Que tomen muestras por semana, por ejemplo, de seis integrantes del personal por geriátrico. Tres de mantenimiento, asistencia y médicos y tres residentes. Así sucesivamente. Con esto tenemos detección precoz por testeo, que no es 100 por ciento efectiva pero sí reduce el riesgo a la mitad. Hoy estamos a ciegas. Y a su vez, la presencia del sector salud dentro del geriátrico. Los médicos que trabajan en los geriátricos pasan revista, están un ratito y se van porque tiene que trabajar en tres al mismo tiempo, ya que les pagan una miseria también. Y encima son uno de los posibles transmisores del virus, de un geriátrico a otro. Es el primero a testear.

¿Eso no se está haciendo hoy?

No. Somos el país con más contagio horizontal. Esto empieza con un contagio vertical, del paciente al médico que no se protegió adecuadamente. Y después va para los costados, a los colegas.

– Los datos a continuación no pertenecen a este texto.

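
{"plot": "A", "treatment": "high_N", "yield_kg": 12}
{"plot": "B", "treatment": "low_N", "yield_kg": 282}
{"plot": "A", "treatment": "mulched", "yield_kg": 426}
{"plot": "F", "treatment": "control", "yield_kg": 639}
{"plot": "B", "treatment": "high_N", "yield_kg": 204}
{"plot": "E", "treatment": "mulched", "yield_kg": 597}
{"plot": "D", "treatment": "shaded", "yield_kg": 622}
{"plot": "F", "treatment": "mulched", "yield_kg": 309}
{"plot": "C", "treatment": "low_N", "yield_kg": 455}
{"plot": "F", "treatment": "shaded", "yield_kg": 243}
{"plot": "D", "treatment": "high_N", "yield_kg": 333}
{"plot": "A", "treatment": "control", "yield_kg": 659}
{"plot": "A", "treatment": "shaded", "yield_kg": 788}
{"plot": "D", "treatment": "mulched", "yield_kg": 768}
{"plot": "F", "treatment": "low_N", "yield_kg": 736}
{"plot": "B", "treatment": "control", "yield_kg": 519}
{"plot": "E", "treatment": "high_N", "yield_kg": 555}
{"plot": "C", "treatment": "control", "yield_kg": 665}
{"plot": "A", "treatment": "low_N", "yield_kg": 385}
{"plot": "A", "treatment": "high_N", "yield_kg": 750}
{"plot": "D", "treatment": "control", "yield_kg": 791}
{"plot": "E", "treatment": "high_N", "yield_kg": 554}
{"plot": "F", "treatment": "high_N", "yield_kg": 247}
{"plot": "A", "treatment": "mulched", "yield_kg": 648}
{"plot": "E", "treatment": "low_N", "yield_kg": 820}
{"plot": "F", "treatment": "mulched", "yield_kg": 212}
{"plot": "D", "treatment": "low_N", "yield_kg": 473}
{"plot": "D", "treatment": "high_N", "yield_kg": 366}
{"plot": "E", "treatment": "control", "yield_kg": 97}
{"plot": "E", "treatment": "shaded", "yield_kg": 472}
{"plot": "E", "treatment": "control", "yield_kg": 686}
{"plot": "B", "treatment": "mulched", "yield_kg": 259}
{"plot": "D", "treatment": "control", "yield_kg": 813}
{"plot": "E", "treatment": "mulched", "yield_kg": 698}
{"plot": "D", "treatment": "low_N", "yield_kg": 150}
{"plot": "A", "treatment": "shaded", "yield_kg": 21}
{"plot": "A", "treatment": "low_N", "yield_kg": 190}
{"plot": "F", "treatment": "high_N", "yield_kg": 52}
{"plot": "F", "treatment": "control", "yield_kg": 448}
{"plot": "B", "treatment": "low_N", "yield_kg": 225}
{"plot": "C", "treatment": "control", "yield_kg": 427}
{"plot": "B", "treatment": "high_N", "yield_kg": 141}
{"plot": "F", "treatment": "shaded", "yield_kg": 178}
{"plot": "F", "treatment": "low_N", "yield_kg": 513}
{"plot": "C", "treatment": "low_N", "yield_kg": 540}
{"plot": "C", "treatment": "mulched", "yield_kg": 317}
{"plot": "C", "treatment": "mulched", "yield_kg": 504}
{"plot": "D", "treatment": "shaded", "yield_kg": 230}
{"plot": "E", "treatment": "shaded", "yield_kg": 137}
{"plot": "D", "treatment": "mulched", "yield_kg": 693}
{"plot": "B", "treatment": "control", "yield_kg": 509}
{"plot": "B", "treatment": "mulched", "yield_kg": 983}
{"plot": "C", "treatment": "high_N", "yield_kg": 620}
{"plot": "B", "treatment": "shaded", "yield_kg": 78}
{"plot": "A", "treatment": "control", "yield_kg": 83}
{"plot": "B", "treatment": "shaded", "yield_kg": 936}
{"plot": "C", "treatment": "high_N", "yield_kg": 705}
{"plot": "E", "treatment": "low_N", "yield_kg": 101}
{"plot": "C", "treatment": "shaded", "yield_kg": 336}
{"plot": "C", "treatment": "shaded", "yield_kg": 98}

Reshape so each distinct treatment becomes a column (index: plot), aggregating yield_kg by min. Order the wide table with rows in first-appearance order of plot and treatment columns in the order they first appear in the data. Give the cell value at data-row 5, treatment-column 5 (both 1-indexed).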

¿Cuál es la situación de los geriátricos hoy más allá de la crisis por el coronavirus?

La situación es la misma en todos los grandes centros urbanos del país porque en las periferias se desarrolla algo peor que es la geriatría trucha. Muchos que estaban en la Ciudad de Buenos Aires y se corrieron al primer cordón…

¿Hoy no quedan geriátricos truchos en la capital?

Sí, hay. Hay de este lado de General Paz y del otro lado también. No menos de 500 o 600. Cuando se dictó la primera ley de geriátricos, después de una inundación en 2001 cuando murieron cinco abuelas en un geriátrico de la calle Superí, esa normativa no se podía reglamentar porque los geriátricos no se podían adecuar. La hicieron en la Legislatura sin saber qué estaban haciendo, sin conocimiento de lo que estaban legislando. No se podía hacer operativa. En el 2005, mueren dos abuelas en la calle Rocamora, en Palermo, y finalmente sale el decreto reglamentario de la ley, cuatro años después. Hasta ese momento había 1.100 geriátricos. La mitad se pudo adecuar a la ley. La otra mitad no es que dejó de ser geriátrico, simplemente sacaron las chapas. Muchos de ellos, por un tema de costos se mudaron al primer cordón de la provincia.

¿Y los clandestinos?

De los clandestinos, hay dos categorías. Los que no pueden habilitarlos porque no da la estructura edilicia, cuestiones que no hacen a la atención pero sí a la infraestructura, que dan un nivel de atención más o menos berreta, que no difiere a la media de la atención geriátrica en la Argentina. Y después hay otro sector, que es el más preocupante, que son verdaderos morideros. No sabés cuándo pueden explotar esos lugares. Están por todos lados y es un fenómeno muy frecuente en las periferias. La situación en esos lugares es terrible. Yo planteé que hay que hacer una campaña para que en esos lugares dejen entrar a los equipos de salud y no cerrarlos porque no hay dónde ponerlos, que por lo menos tengan un control… y después se verá, cuando pase esto, hay que actuar de manera definitiva.